A team from the Riverwood International Charter School in Sandy Springs, GA, is the winner of the General Aviation Manufacturers Association (GAMA) 2020 Aviation Design Challenge.
The Aviation Design Challenge, a competition that aims to promote STEM education among U.S. high school students, provides participants with complimentary “Fly-to-Learn” curriculum and software by X-Plane, which teaches students aerodynamics and basic aviation engineering concepts. Teams then compete with their modified airplane designs in a virtual fly-off.
The winning team was participating in the challenge for the first time.

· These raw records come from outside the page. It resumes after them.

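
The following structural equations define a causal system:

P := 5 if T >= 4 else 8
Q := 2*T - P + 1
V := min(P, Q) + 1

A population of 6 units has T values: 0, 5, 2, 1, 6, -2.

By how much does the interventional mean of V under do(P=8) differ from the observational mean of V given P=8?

3.5

The intervention sets P=8 in all 6 units regardless of T. Recomputing V per unit gives -6, 4, -2, -4, 6, -10; average -2.
E[V|P=8] averages over only the 4 units with P=8 (T = 0, 2, 1, -2): V = -6, -2, -4, -10, mean -5.5.
Difference = -2 − (-5.5) = 3.5.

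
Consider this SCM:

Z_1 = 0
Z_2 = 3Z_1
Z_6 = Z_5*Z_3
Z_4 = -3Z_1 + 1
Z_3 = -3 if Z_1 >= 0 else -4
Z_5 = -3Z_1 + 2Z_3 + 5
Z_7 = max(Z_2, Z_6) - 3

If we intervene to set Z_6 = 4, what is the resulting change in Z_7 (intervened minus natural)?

1

Intervening sets Z_6 = 4 and removes its equation (Z_6 = Z_5*Z_3).
Z_2 = 3Z_1  [with Z_1=0]  = 0
Z_7 = max(Z_2, Z_6) - 3  [with Z_2=0, Z_6=4]  = 1
Without intervention: Z_2 = 3Z_1  [with Z_1=0]  = 0; Z_3 = -3 if Z_1 >= 0 else -4  [with Z_1=0]  = -3; Z_5 = -3Z_1 + 2Z_3 + 5  [with Z_1=0, Z_3=-3]  = -1; Z_6 = Z_5*Z_3  [with Z_5=-1, Z_3=-3]  = 3; Z_7 = max(Z_2, Z_6) - 3  [with Z_2=0, Z_6=3]  = 0.
Change = 1 − 0 = 1.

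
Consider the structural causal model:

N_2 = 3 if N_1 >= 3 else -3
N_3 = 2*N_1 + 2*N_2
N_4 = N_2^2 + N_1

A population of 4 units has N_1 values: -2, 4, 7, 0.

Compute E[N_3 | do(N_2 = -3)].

The intervention sets N_2=-3 in all 4 units regardless of N_1. Recomputing N_3 per unit gives -10, 2, 8, -6; average -1.5.

-1.5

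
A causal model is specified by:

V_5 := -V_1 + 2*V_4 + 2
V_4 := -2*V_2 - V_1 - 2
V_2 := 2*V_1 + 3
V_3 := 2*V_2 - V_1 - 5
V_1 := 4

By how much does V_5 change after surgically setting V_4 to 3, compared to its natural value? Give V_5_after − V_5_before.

62

Intervening sets V_4 = 3 and removes its equation (V_4 := -2*V_2 - V_1 - 2).
V_5 = -V_1 + 2*V_4 + 2  [with V_1=4, V_4=3]  = 4
Without intervention: V_2 = 2*V_1 + 3  [with V_1=4]  = 11; V_4 = -2*V_2 - V_1 - 2  [with V_2=11, V_1=4]  = -28; V_5 = -V_1 + 2*V_4 + 2  [with V_1=4, V_4=-28]  = -58.
Change = 4 − (-58) = 62.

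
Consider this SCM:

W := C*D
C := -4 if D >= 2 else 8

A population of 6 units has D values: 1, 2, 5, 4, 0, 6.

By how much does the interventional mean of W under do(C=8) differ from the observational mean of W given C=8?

Under do(C=8), C's equation is replaced by C=8 for every unit. Per-unit W: 8, 16, 40, 32, 0, 48. Mean = 24.
Observing C=8 restricts to units where C's equation naturally yields 8: D ∈ {1, 0}. In that subpopulation W = 8, 0, mean 4.
Difference = 24 − 4 = 20.

20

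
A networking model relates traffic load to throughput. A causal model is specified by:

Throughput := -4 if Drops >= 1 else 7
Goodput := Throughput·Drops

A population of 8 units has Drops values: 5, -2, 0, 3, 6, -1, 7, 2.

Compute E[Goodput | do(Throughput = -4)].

-10

The intervention sets Throughput=-4 in all 8 units regardless of Drops. Recomputing Goodput per unit gives -20, 8, 0, -12, -24, 4, -28, -8; average -10.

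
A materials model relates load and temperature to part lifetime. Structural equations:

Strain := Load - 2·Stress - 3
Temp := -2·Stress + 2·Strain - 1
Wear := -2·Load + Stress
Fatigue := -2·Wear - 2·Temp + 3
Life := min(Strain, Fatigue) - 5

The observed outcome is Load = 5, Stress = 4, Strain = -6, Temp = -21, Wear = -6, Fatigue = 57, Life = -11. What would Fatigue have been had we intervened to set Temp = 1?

13

Under do(Temp=1), the mechanism Temp := -2·Stress + 2·Strain - 1 is discarded; Temp is fixed at 1.
Wear = -2·Load + Stress  [with Load=5, Stress=4]  = -6
Fatigue = -2·Wear - 2·Temp + 3  [with Wear=-6, Temp=1]  = 13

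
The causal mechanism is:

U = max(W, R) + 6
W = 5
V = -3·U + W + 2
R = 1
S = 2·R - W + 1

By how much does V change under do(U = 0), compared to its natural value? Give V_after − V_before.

33

Intervening sets U = 0 and removes its equation (U = max(W, R) + 6).
V = -3·U + W + 2  [with U=0, W=5]  = 7
Without intervention: U = max(W, R) + 6  [with W=5, R=1]  = 11; V = -3·U + W + 2  [with U=11, W=5]  = -26.
Change = 7 − (-26) = 33.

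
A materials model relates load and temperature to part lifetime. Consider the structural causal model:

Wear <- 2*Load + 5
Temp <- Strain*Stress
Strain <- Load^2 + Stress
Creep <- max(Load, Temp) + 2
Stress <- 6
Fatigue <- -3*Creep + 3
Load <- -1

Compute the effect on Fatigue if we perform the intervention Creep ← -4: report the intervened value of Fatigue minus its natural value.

Under do(Creep=-4), the mechanism Creep <- max(Load, Temp) + 2 is discarded; Creep is fixed at -4.
Fatigue = -3*Creep + 3  [with Creep=-4]  = 15
Without intervention: Strain = Load^2 + Stress  [with Load=-1, Stress=6]  = 7; Temp = Strain*Stress  [with Strain=7, Stress=6]  = 42; Creep = max(Load, Temp) + 2  [with Load=-1, Temp=42]  = 44; Fatigue = -3*Creep + 3  [with Creep=44]  = -129.
Change = 15 − (-129) = 144.

144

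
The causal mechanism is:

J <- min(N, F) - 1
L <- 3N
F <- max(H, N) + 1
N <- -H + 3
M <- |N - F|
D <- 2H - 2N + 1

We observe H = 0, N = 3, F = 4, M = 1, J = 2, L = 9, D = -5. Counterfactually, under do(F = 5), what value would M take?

The intervention breaks the incoming arrows to F: F <- max(H, N) + 1 no longer applies, and F = 5.
N = -H + 3  [with H=0]  = 3
M = |N - F|  [with N=3, F=5]  = 2

2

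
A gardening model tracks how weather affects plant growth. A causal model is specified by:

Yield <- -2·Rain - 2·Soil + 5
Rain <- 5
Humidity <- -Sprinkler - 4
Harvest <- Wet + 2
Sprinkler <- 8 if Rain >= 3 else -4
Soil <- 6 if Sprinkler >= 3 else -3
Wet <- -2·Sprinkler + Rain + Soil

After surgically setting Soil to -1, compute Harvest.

The intervention breaks the incoming arrows to Soil: Soil <- 6 if Sprinkler >= 3 else -3 no longer applies, and Soil = -1.
Sprinkler = 8 if Rain >= 3 else -4  [with Rain=5]  = 8
Wet = -2·Sprinkler + Rain + Soil  [with Sprinkler=8, Rain=5, Soil=-1]  = -12
Harvest = Wet + 2  [with Wet=-12]  = -10

-10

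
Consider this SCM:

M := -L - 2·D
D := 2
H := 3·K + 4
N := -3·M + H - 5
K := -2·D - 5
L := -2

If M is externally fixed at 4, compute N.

-40

The intervention breaks the incoming arrows to M: M := -L - 2·D no longer applies, and M = 4.
K = -2·D - 5  [with D=2]  = -9
H = 3·K + 4  [with K=-9]  = -23
N = -3·M + H - 5  [with M=4, H=-23]  = -40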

The students were taught by John Friske, who said it was a great experience for all involved.
“They embraced the Design Thinking Process and Engineering Design Process that I teach and did everything that I asked of them with a smile and positive attitude,” he said. “It was so much fun watching them have a blast creating everything from a supersonic prop-driven rocket to a 300 ft. wingspan Sportsman that we couldn’t even get to stall. I couldn’t be more proud of them.”
GAMA President and CEO Pete Bunce said the competition, now in its eighth year, continues to evolve, with the curriculum becoming more difficult over time and updating the rules to require at least one male and one female student on each team.
Organizers, parents, teachers and students worked hard to adapt to challenges created by the COVID-19 pandemic, which limited many students’ access to the software and other resources necessary to complete the program, while ensuring students’ safety.
Bunce said the extra effort was worth it for all involved, as the challenge is effective in inspiring some participants to pursue aviation careers.
“We receive notes from design challenge kids throughout their education. Some go on to become pilots or engineers,” said Bunce. “This is a very rewarding program – for the participants, for GAMA and ultimately, for the aviation industry.”
More than 80 high schools from 35 states took part in this year’s competition.